Convalescing From Surgery





"Mom," Myra says, "if you let Betsy have your hair, she's gonna be like ripping it out of your head." She blinks all seriousness. "She does that to my big hair," she strokes a red puff of hair then grins headlong into my eyes.

***

"If the plants die, Momma" Joey says, "they turn into tomatoes." He nods with that same assumptive air, then tilts hie head and nods sideways.

***





"Grrr," I groan. "Grr," I fumble with a water glass and try to smoosh an ant loping just above the couch edge. "Grr, it ran away."

"Yeah," Joe nods. "That is so sad. I was gonna smash it for you." He inhales and forms a sigh that he releases in protective fashion.

"When it comes back up you can get it," I say.







"Yeah, I will squish it really hard," He pinches his fingers together. "Or put it in a web," he says.

"Oh," I say.

"Right over here," he says. He points to a remote corner by the back door.

"Ah," I say. Relegated to the couch, I nod. Recovery is slow, but couch life is a constant drip of intel. I listen and watch and take it all in: our life, our good, good life.









Gratitude:

5484. The second surgery, though more painful, seems to be a success.

5485. I learn how truly grateful I am for work. Being still is almost agonizing. The world slows unimaginably.

5486. Myra brings me her blankie.

5487. "I could snuggle with you forever," Jack says.

5487. Lucy kisses my cheek. "I love you," she whispers.







5488. The children move to my beck and call (mostly). They move to fill the gaps. From the microscope of the couch I note children's attitudes that we address and fine tune.

5489. Fresh raspberries.

5490. Browned butter shortbread.

5491. Pizza and salad.

5492. The Dishman Hills Bookclub.







5493. I note a nearly invisible flaw in the blanket I'm knitting and resolve myself to love it anyway.

5494. The garden burgeons with growth despite my absence from it's rows.

5495. I bow my head in gratitude that I get to have this surgery.

5496. I learn to see my children through a new lens. Their personalities crystallize under observation.

5497. We arise in a new week ever more aware that God is GOOD.



Sunday, July 5, 2015

Books





"If you read one particular book a lot of times," Lucy says, "it seems like it's shorter than all the other ones." She smiles, leans her head toward me. She quints her eyes. We nod.

CS Lewis said you only know the true essence of surprise and satisfaction after you've read a story many times, many many times, traced the silhouette until it's memorized. So it is, we memorize the stories, silhouettes of surprise.









Gratitude:

5473. I make it through the first vein surgery. Serendipitously, I find the surgeon a fellow Christian and philosopher.

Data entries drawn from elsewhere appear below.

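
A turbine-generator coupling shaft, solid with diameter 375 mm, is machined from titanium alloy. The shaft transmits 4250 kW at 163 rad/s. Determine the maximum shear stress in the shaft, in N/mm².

ω = 163 rad/s, so T = P/ω = 4250×10³ / 163.0 = 26070 N·m.
J = πd⁴/32 = π(0.375)⁴/32 = 1.941×10^-3 m⁴.
τ_max = T·r/J = 26070 × 0.188 / 1.941×10^-3 = 2.518×10^6 Pa.

2.52 N/mm²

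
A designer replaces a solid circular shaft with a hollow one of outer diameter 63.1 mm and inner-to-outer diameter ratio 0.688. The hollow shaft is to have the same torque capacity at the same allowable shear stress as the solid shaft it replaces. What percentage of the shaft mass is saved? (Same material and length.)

Equal τ_max and T ⇒ the solid shaft needs d_s³ = d_o³(1−k⁴), so d_s = 63.1·(1−0.688⁴)^(1/3) = 57.98 mm.
Area ratio A_h/A_s = d_o²(1−k²)/d_s² = (1−k²)/(1−k⁴)^(2/3) = 0.6237.
Mass saving = 1 − 0.6237 = 37.6 %.

37.6 %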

5474. Craig and the children wait on me hand and foot.

5475. I knit up a storm to pass the recovery time.

5476. Craig plays me countless games of Chess.

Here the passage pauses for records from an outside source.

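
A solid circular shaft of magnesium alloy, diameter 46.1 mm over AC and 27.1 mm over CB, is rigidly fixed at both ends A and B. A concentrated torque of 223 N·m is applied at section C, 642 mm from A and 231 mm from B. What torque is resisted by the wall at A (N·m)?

167 N·m

Compatibility: T_A·a/J_AC = T_B·b/J_CB with T_A + T_B = T₀.
J_AC = 4.43×10^-7 m⁴, J_CB = 5.30×10^-8 m⁴, so T_A = T₀·(J_AC/a)/((J_AC/a)+(J_CB/b)) = 167.4 N·m, T_B = 55.57 N·m.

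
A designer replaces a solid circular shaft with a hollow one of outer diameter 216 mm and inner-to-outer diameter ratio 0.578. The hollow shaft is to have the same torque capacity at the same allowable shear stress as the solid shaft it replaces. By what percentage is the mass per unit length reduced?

Equal τ_max and T ⇒ the solid shaft needs d_s³ = d_o³(1−k⁴), so d_s = 216·(1−0.578⁴)^(1/3) = 207.6 mm.
Area ratio A_h/A_s = d_o²(1−k²)/d_s² = (1−k²)/(1−k⁴)^(2/3) = 0.7206.
Mass saving = 1 − 0.7206 = 27.9 %.

27.9 %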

5477. Jane accepts my offer of Kitchen Manager for two weeks (modest salary included).

5478. Craig shows up with a salted caramel chocolate bar. For me.

5479. Joey tries to wash chicken poop off his flip-flop in the kitchen sink only to be discovered and shooed out.

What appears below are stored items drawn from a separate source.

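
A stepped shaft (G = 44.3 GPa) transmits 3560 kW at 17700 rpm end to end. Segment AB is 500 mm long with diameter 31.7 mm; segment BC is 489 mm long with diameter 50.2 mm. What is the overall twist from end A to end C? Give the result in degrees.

ω = 2π·17700/60 = 1854 rad/s, so T = P/ω = 3560×10³ / 1854 = 1921 N·m.
J_AB = π(0.0317)⁴/32 = 9.91×10^-8 m⁴; J_BC = π(0.0502)⁴/32 = 6.23×10^-7 m⁴.
θ = (T/G)·Σ L_i/J_i = (1921/44.3×10⁹)·(0.500/9.91×10^-8 + 0.489/6.23×10^-7) = 0.2527 rad.

14.5°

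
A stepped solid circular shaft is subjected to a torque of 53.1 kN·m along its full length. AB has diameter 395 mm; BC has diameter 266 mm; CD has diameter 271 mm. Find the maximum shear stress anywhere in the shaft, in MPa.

Under the same torque, τ_max = 16T/(πd³) is largest where d is smallest — segment BC (d = 266 mm).
τ_max = 16·53100/(π·(0.266)³) = 1.437×10^7 Pa.

14.4 MPa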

5480. "I know there are sharks in that water," Myra says about a river in town. "That's why I'm not gonna swim in there."

5481. The Fourth of July comes and goes. I pray our country doesn't relinquish our freedom in the name of "safety".

5482. I listen to a sermon my brother preached, then listen to it again with Jane. Why do the wicked prosper? He answers this question.

5483. When I am able to do less, the love of my family means even more. Unconditional affection, this is a true marvel. I am so rich.